まったく期待せずに観た 『
キングダム -見えざる敵- 』 が面白かった。絶対君主制を敷く王国サウジアラビアの外国人居住区で起こった銃乱射事件とそれに続く爆破事件、これらのテロ行為の捜索に FBI のエキスパート4人が乗り出す。
まず、オープニングがかっこええ。アメリカがいかにしてサウジアラビアの石油採掘の利権に食い込んでいったかという双方の国の関係とテロの歴史が、カイル・クーパー風オープニング・クレジットのなかで早口で語られる。
次に主人公たち FBI 4人と協力するサウジアラビアの警官のキャラが立っている。ジェイミー・フォックスはかっこええわ、厳格な父親役をやらせたらこの人!のクリス・クーパーは爆弾のエキスパートだし、女性でありながらジェニファー・ガーナーの奮闘ぶり!ちょっと、映画 『 逃亡者 』 のトミー・リー・ジョーンズ (缶コーヒーBOSS のおっちゃん)が演じた連邦保安官補サミュエル・ジェラードとそのチームを彷彿とさせる。

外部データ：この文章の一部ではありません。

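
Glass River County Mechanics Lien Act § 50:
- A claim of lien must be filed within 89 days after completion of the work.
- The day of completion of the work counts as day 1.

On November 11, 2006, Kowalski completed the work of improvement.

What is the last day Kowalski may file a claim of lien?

Counting November 11, 2006 as day 1, day 89 is February 7, 2007.

February 7, 2007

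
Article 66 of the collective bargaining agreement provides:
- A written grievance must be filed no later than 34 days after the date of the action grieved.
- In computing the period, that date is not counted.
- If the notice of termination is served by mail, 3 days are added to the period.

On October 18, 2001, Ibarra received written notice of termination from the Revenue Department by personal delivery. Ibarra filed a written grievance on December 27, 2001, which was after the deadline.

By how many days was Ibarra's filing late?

34 days after October 18, 2001 is November 21, 2001.
Service was not by mail, so no mail extension applies.
The deadline is November 21, 2001; from November 21, 2001 to December 27, 2001 is 36 days.

36 days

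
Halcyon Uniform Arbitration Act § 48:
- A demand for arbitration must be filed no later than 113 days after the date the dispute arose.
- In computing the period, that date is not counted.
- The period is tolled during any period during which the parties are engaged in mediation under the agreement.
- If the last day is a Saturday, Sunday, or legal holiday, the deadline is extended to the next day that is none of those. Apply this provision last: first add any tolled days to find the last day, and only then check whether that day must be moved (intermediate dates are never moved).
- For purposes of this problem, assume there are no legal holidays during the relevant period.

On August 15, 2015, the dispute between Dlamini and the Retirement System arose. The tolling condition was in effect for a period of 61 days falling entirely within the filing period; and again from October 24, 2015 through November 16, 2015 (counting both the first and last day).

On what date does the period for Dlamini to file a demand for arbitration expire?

February 29, 2016

113 days after August 15, 2015 is December 6, 2015.
Tolling adds 61 days: December 6, 2015 + 61 days = February 5, 2016.
From October 24, 2015 through November 16, 2015 inclusive is 24 days; tolling adds 24 days: February 5, 2016 + 24 days = February 29, 2016.
February 29, 2016 is a Monday and not a legal holiday, so no extension applies.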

舞台がサウジアラビア。未開のジャングルに潜むプレデターの森に入っていくのと同じぐらいに、よくわからない政情の国に外国人として入っていくのがいかに怖いか感じる。映画の後半で、テロリストに拉致される場面が出てくるが 「 拉致られる 」 = 「 首斬り 」 が待っていた!?やっぱりプレデターよりも怖いですわ、プレデターは実際いてないですもん。

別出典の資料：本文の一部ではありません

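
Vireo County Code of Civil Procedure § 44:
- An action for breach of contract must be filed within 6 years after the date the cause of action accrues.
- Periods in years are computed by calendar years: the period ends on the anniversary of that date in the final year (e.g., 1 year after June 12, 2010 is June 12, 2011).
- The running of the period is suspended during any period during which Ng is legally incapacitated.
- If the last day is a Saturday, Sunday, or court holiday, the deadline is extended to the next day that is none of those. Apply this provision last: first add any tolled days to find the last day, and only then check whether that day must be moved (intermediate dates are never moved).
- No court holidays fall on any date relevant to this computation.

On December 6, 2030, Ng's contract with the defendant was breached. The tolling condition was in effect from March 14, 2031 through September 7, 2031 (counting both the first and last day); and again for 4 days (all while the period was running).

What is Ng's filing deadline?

June 8, 2037

6 years after December 6, 2030 is December 6, 2036.
From March 14, 2031 through September 7, 2031 inclusive is 178 days; tolling adds 178 days: December 6, 2036 + 178 days = June 2, 2037.
Tolling adds 4 days: June 2, 2037 + 4 days = June 6, 2037.
June 6, 2037 is Saturday; June 7, 2037 is Sunday. The next qualifying day is June 8, 2037.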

銃撃戦がかっこいい。制作にマイケル・マン( 12分間の銃撃戦の映画 『 ヒート 』 の監督)が加わってるのも納得の市街地での銃撃戦の乾いた銃声と、臨場感ある画面にしびれる。しかし、屋上から丸見えのクルマの陰に隠れる主人公たちには弾が当たらないのに、主人公たちが撃った弾丸は面白いように当たるのは、娯楽映画とはそーいうものだとはいえ思わず突っ込まずにはいられない。

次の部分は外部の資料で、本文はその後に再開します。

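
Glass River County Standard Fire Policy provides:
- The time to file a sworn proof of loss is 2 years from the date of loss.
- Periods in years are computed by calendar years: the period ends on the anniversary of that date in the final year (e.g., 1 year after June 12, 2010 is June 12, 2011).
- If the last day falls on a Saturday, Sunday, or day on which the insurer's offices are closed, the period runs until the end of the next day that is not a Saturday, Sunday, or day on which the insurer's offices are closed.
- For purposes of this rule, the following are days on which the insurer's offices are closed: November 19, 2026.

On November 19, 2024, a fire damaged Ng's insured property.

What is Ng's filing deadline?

November 20, 2026

2 years after November 19, 2024 is November 19, 2026.
November 19, 2026 is a listed holiday. The next qualifying day is November 20, 2026.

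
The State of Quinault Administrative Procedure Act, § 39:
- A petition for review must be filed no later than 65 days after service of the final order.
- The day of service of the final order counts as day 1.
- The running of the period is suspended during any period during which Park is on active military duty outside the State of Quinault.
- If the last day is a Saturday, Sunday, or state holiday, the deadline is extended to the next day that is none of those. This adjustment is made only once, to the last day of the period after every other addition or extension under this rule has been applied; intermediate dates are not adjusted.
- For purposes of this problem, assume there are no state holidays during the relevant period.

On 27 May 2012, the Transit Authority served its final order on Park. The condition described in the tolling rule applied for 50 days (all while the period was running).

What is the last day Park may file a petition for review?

Counting 27 May 2012 as day 1, day 65 is July 30, 2012.
Tolling adds 50 days: July 30, 2012 + 50 days = September 18, 2012.
September 18, 2012 is a Tuesday and not a state holiday, so no extension applies.

September 18, 2012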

『 ダイ・ハード 』 のようなこれでもか!というアクションを期待していくとがっかりするが、爆発現場からテロ行為の首謀者を割り出していく過程は、ジェフリー・ディーヴァーの小説を読むようで面白かった。アメリカ人にとってのテロ殲滅という正義が、サウジアラビアの国民にとってはテロ行為に他ならないというのは、終始主人公たち FBI 目線で進行するストーリーながらも、非常にニュートラルな姿勢を感じた。双方の立場の人間が、最後に耳元で囁く台詞が秀逸。